Charles blinked. “Ariel?” He tried to reconcile that image with the laughing, seemingly carefree woman Geoffrey had married. That comes as a surprise.”

“To me, too, at first. She saw things at Oakhurst I might otherwise have missed.” His grin was wry. “Of course, she noted everything down.”

“Is there anything left there for me to do?” Charles burst out.

“Yes,” Geoffrey said seriously. “It needs a master’s touch. All properties do. And you”—he took a deep breath—“need it.”

Charles looked at him sharply. “Charity, Geoffrey?”

“No,” he said quietly. “Concern and affection.” Affection. It was a long time since someone had offered him that It was something he couldn’t fight. “Oh, very well,” he said, his capitulation obviously something that came sooner than Geoffrey anticipated. He nearly laughed at the look of ludicrous surprise on his brother’s face. “It will give me something to do, any roads.” Geoffrey nodded. “You’re not made for London.”

“Not now,” Charles agreed promptly. “Perhaps once, a long time ago.”

Again Geoffrey nodded, as if he understood, and then rose. “I’ll see to it that all the necessary papers are sent to you.”

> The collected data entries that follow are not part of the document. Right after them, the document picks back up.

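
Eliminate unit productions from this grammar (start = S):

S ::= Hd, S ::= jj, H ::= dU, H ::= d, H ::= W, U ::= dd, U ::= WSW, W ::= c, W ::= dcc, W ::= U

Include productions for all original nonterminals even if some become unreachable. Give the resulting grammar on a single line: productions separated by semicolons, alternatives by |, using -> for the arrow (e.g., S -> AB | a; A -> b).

Unit productions: H->W, W->U.
Unit pairs (A ⇒* B via units): (H,U), (H,W), (W,U).
S: inherits non-unit rules of {S} → Hd | jj.
H: inherits non-unit rules of {H, U, W} → WSW | c | d | dU | dcc | dd.
U: inherits non-unit rules of {U} → WSW | dd.
W: inherits non-unit rules of {U, W} → WSW | c | dcc | dd.

S -> Hd | jj; H -> c | d | dU | dd | WSW | dcc; U -> dd | WSW; W -> c | dd | WSW | dcc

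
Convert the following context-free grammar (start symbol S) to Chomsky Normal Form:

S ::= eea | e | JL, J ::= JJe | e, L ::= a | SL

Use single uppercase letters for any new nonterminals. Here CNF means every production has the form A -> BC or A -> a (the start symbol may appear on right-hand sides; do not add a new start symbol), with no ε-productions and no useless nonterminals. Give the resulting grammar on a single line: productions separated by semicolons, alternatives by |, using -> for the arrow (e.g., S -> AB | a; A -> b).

No ε-productions.
No unit productions to eliminate.
TERM: introduce B -> a, A -> e and substitute in every rule of length ≥2.
BIN: J -> JJA becomes J -> JC, C -> JA; S -> AAB becomes S -> AD, D -> AB.

S -> e | AD | JL; A -> e; B -> a; C -> JA; D -> AB; J -> e | JC; L -> a | SL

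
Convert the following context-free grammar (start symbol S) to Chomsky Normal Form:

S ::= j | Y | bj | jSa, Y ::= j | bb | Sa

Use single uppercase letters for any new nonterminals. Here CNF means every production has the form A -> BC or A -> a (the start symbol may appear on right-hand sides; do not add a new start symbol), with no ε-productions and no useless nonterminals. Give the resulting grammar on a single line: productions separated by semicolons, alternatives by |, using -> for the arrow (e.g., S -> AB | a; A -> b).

S -> j | BB | BC | CD | SA; A -> a; B -> b; C -> j; D -> SA

No ε-productions.
After unit-elimination: S -> j | Sa | bb | bj | jSa; Y -> j | Sa | bb.
TERM: introduce A -> a, B -> b, C -> j and substitute in every rule of length ≥2.
BIN: S -> CSA becomes S -> CD, D -> SA.
Drop unreachable/unproductive: Y.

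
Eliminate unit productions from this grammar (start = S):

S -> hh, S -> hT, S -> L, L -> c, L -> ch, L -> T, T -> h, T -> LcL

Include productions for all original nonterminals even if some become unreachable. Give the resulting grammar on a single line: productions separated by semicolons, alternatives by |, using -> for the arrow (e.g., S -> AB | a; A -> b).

Unit productions: L->T, S->L.
Unit pairs (A ⇒* B via units): (L,T), (S,L), (S,T).
S: inherits non-unit rules of {L, S, T} → LcL | c | ch | h | hT | hh.
L: inherits non-unit rules of {L, T} → LcL | c | ch | h.
T: inherits non-unit rules of {T} → LcL | h.

S -> c | h | ch | hT | hh | LcL; L -> c | h | ch | LcL; T -> h | LcL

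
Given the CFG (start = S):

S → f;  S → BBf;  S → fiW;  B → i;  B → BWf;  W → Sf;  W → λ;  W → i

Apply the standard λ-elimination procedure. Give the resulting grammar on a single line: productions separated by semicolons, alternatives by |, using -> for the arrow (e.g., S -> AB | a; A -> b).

S -> f | fi | BBf | fiW; B -> i | Bf | BWf; W -> i | Sf

Nullable set: {W}.
S -> fiW: W nullable, giving fi | fiW.
B -> BWf: W nullable, giving BWf | Bf.
Drop W -> λ.
Unchanged (no nullable symbols): S -> BBf; S -> f; B -> i; W -> Sf; W -> i.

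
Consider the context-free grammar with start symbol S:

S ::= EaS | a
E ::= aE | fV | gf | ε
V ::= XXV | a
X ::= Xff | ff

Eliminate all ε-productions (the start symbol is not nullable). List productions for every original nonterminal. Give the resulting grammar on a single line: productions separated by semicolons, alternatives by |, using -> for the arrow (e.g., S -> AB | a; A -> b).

Nullable set: {E}.
S -> EaS: E nullable, giving EaS | aS.
Drop E -> ε.
E -> aE: E nullable, giving a | aE.
Unchanged (no nullable symbols): S -> a; E -> fV; E -> gf; V -> XXV; V -> a; X -> Xff; X -> ff.

S -> a | aS | EaS; E -> a | aE | fV | gf; V -> a | XXV; X -> ff | Xff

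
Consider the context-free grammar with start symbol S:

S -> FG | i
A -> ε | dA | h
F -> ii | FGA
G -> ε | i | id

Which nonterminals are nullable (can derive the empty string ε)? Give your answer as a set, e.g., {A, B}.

Directly nullable (have an ε-rule): {A, G}.
Not nullable: F, S — each has a terminal in every rule's right-hand side or depends on a non-nullable symbol.

{A, G}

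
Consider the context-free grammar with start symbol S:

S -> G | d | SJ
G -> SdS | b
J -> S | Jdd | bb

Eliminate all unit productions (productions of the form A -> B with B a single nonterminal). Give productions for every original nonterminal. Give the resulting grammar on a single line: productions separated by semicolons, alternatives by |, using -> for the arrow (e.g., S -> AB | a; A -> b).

S -> b | d | SJ | SdS; G -> b | SdS; J -> b | d | SJ | bb | Jdd | SdS

Unit productions: J->S, S->G.
Unit pairs (A ⇒* B via units): (J,G), (J,S), (S,G).
S: inherits non-unit rules of {G, S} → SJ | SdS | b | d.
G: inherits non-unit rules of {G} → SdS | b.
J: inherits non-unit rules of {G, J, S} → Jdd | SJ | SdS | b | bb | d.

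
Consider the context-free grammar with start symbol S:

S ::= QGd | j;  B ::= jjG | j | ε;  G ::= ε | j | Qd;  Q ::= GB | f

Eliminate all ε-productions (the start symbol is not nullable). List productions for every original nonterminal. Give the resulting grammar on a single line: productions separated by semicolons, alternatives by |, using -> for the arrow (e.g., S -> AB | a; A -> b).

Nullable set: {B, G, Q}.
S -> QGd: Q, G nullable, giving Gd | QGd | Qd | d.
Drop B -> ε.
B -> jjG: G nullable, giving jj | jjG.
Drop G -> ε.
G -> Qd: Q nullable, giving Qd | d.
Q -> GB: G, B nullable, giving B | G | GB.
Unchanged (no nullable symbols): S -> j; B -> j; G -> j; Q -> f.

S -> d | j | Gd | Qd | QGd; B -> j | jj | jjG; G -> d | j | Qd; Q -> B | G | f | GB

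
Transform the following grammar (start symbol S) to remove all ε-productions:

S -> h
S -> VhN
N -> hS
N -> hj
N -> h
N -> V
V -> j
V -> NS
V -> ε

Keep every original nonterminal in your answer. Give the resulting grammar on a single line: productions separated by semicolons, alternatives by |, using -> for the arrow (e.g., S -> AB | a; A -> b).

Nullable set: {N, V}.
S -> VhN: V, N nullable, giving Vh | VhN | h | hN.
N -> V: V nullable, giving V.
Drop V -> ε.
V -> NS: N nullable, giving NS | S.
Unchanged (no nullable symbols): S -> h; N -> h; N -> hS; N -> hj; V -> j.

S -> h | Vh | hN | VhN; N -> V | h | hS | hj; V -> S | j | NS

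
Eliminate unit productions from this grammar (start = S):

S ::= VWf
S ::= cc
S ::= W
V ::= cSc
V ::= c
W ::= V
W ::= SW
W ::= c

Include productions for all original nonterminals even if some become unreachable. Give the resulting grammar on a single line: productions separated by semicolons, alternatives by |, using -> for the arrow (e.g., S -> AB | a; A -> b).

Unit productions: S->W, W->V.
Unit pairs (A ⇒* B via units): (S,V), (S,W), (W,V).
S: inherits non-unit rules of {S, V, W} → SW | VWf | c | cSc | cc.
V: inherits non-unit rules of {V} → c | cSc.
W: inherits non-unit rules of {V, W} → SW | c | cSc.

S -> c | SW | cc | VWf | cSc; V -> c | cSc; W -> c | SW | cSc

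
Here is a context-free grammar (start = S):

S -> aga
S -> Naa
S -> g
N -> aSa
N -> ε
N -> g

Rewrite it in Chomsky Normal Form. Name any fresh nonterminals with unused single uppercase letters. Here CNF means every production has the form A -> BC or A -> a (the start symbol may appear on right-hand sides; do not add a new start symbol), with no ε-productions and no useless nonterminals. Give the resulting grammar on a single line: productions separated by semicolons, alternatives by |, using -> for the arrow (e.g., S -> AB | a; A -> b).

Nullable: {N}; after ε-elimination: S -> g | aa | Naa | aga; N -> g | aSa.
No unit productions to eliminate.
TERM: introduce A -> a, B -> g and substitute in every rule of length ≥2.
BIN: N -> ASA becomes N -> AC, C -> SA; S -> ABA becomes S -> AD, D -> BA; S -> NAA becomes S -> NE, E -> AA.

S -> g | AA | AD | NE; A -> a; B -> g; C -> SA; D -> BA; E -> AA; N -> g | AC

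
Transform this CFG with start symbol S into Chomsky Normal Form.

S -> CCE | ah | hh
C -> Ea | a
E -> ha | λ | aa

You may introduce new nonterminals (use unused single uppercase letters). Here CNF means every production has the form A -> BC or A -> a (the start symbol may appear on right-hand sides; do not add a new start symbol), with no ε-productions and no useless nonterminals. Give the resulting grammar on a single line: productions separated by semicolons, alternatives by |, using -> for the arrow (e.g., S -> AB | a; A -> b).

Nullable: {E}; after ε-elimination: S -> CC | ah | hh | CCE; C -> a | Ea; E -> aa | ha.
No unit productions to eliminate.
TERM: introduce A -> a, B -> h and substitute in every rule of length ≥2.
BIN: S -> CCE becomes S -> CD, D -> CE.

S -> AB | BB | CC | CD; A -> a; B -> h; C -> a | EA; D -> CE; E -> AA | BA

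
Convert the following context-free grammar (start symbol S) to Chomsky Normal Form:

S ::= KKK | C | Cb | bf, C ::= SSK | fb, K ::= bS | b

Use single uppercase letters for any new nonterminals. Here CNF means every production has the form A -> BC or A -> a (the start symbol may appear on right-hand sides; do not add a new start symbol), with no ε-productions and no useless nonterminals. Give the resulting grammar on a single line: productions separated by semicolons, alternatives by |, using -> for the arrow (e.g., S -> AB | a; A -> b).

S -> AB | BA | CB | KE | SF; A -> f; B -> b; C -> AB | SD; D -> SK; E -> KK; F -> SK; K -> b | BS

No ε-productions.
After unit-elimination: S -> Cb | bf | fb | KKK | SSK; C -> fb | SSK; K -> b | bS.
TERM: introduce B -> b, A -> f and substitute in every rule of length ≥2.
BIN: C -> SSK becomes C -> SD, D -> SK; S -> KKK becomes S -> KE, E -> KK; S -> SSK becomes S -> SF, F -> SK.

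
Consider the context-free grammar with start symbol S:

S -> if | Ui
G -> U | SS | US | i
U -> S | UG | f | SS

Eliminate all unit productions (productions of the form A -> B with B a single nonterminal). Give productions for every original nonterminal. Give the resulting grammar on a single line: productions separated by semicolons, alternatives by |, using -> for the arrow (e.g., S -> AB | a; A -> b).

S -> Ui | if; G -> f | i | SS | UG | US | Ui | if; U -> f | SS | UG | Ui | if

Unit productions: G->U, U->S.
Unit pairs (A ⇒* B via units): (G,S), (G,U), (U,S).
S: inherits non-unit rules of {S} → Ui | if.
G: inherits non-unit rules of {G, S, U} → SS | UG | US | Ui | f | i | if.
U: inherits non-unit rules of {S, U} → SS | UG | Ui | f | if.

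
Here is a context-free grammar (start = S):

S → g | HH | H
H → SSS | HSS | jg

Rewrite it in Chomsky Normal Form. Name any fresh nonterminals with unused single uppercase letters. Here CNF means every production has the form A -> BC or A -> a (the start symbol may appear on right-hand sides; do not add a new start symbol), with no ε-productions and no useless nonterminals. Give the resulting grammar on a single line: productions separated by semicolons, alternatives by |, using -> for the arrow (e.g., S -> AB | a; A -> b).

No ε-productions.
After unit-elimination: S -> g | HH | jg | HSS | SSS; H -> jg | HSS | SSS.
TERM: introduce B -> g, A -> j and substitute in every rule of length ≥2.
BIN: H -> HSS becomes H -> HC, C -> SS; H -> SSS becomes H -> SD, D -> SS; S -> HSS becomes S -> HE, E -> SS; S -> SSS becomes S -> SF, F -> SS.

S -> g | AB | HE | HH | SF; A -> j; B -> g; C -> SS; D -> SS; E -> SS; F -> SS; H -> AB | HC | SD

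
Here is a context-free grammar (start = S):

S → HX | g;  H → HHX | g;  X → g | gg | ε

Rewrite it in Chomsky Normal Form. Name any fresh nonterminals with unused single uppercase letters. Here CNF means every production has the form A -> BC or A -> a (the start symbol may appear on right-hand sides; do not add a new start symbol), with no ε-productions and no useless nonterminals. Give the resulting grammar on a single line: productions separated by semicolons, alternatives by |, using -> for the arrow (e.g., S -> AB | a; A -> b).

S -> g | HC | HH | HX; A -> g; B -> HX; C -> HX; H -> g | HB | HH; X -> g | AA

Nullable: {X}; after ε-elimination: S -> H | g | HX; H -> g | HH | HHX; X -> g | gg.
After unit-elimination: S -> g | HH | HX | HHX; H -> g | HH | HHX; X -> g | gg.
TERM: introduce A -> g and substitute in every rule of length ≥2.
BIN: H -> HHX becomes H -> HB, B -> HX; S -> HHX becomes S -> HC, C -> HX.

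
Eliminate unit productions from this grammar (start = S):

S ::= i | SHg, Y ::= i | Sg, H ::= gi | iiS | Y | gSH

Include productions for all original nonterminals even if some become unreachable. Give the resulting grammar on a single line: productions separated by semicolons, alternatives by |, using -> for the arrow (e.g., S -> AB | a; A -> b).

Unit productions: H->Y.
Unit pairs (A ⇒* B via units): (H,Y).
S: inherits non-unit rules of {S} → SHg | i.
H: inherits non-unit rules of {H, Y} → Sg | gSH | gi | i | iiS.
Y: inherits non-unit rules of {Y} → Sg | i.

S -> i | SHg; H -> i | Sg | gi | gSH | iiS; Y -> i | Sg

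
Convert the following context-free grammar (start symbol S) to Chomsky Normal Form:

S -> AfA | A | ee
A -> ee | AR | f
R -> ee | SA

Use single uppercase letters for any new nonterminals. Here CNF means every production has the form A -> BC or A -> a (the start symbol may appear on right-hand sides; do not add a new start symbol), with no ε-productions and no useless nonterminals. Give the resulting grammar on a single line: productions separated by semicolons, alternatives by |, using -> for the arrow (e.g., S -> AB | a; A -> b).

S -> f | AD | AR | BB; A -> f | AR | BB; B -> e; C -> f; D -> CA; R -> BB | SA

No ε-productions.
After unit-elimination: S -> f | AR | ee | AfA; A -> f | AR | ee; R -> SA | ee.
TERM: introduce B -> e, C -> f and substitute in every rule of length ≥2.
BIN: S -> ACA becomes S -> AD, D -> CA.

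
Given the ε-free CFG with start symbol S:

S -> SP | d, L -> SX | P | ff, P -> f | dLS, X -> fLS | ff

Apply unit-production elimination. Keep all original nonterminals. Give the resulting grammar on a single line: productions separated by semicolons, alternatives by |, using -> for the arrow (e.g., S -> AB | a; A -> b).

S -> d | SP; L -> f | SX | ff | dLS; P -> f | dLS; X -> ff | fLS

Unit productions: L->P.
Unit pairs (A ⇒* B via units): (L,P).
S: inherits non-unit rules of {S} → SP | d.
L: inherits non-unit rules of {L, P} → SX | dLS | f | ff.
P: inherits non-unit rules of {P} → dLS | f.
X: inherits non-unit rules of {X} → fLS | ff.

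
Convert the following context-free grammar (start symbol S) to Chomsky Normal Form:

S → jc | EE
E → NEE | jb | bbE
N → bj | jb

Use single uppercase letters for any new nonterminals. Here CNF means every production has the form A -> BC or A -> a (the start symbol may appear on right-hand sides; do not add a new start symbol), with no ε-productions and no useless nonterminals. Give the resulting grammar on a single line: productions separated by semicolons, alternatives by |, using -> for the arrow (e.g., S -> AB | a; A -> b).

No ε-productions.
No unit productions to eliminate.
TERM: introduce A -> b, C -> c, B -> j and substitute in every rule of length ≥2.
BIN: E -> AAE becomes E -> AD, D -> AE; E -> NEE becomes E -> NF, F -> EE.

S -> BC | EE; A -> b; B -> j; C -> c; D -> AE; E -> AD | BA | NF; F -> EE; N -> AB | BA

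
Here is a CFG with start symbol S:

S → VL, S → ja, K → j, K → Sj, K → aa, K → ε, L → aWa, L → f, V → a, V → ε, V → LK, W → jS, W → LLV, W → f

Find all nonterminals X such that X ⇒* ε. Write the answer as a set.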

“Thank you.” Charles looked at his brother across that abyss again, and then impulsively held out his hand. It wasn’t just a handshake, but a bond between brothers that Charles hadn’t even known was there. “’Twill be good to have something to do, at least. Perhaps I should visit my tailor.” He looked down at his buff pantaloons and his jacket of dark green merino. Why had he chosen green, of all colors? “I haven’t the ensembles for a stay in the country, and one must be prepared for all eventualities,” he said, in the languid tones of a bored dandy.

Geoffrey grinned. “One must,” he agreed.

“Then I’d best get started, curse it. I feel like a man- milliner already.

Geoffrey walked to the door with him, his hand upon Charles’s good shoulder. “Oakhurst is worthy of a well-dressed manager.”

“We must see to it that it has one, then,” he said, grinning.

“You’ll do,” Geoffrey said, opening the door, his voice relieved. “You’ll do, indeed.”

“I believe I will,” he said, as they went into the hall.

“Yes.” Geoffrey stayed back a few paces, waving off the footman who stepped forward to close the library door. He spoke so softly that Charles was never quite certain he’d heard him aright “And perhaps it might heal you.”

Thus it was that a few days later, Charles’s horse picked its way along the narrow lane which branched off the main road from Mayfield, under a spread of leaves that let through the occasional ray of sun, past a wild- flower meadow to his left, past a green, green field stretching to his right. It all still felt a little unreal to Charles. Two years on the Peninsula had accustomed him to a different landscape, a different view, of merciless sun and dusty plains, of ruined towns and wary, frightened people. Not so here.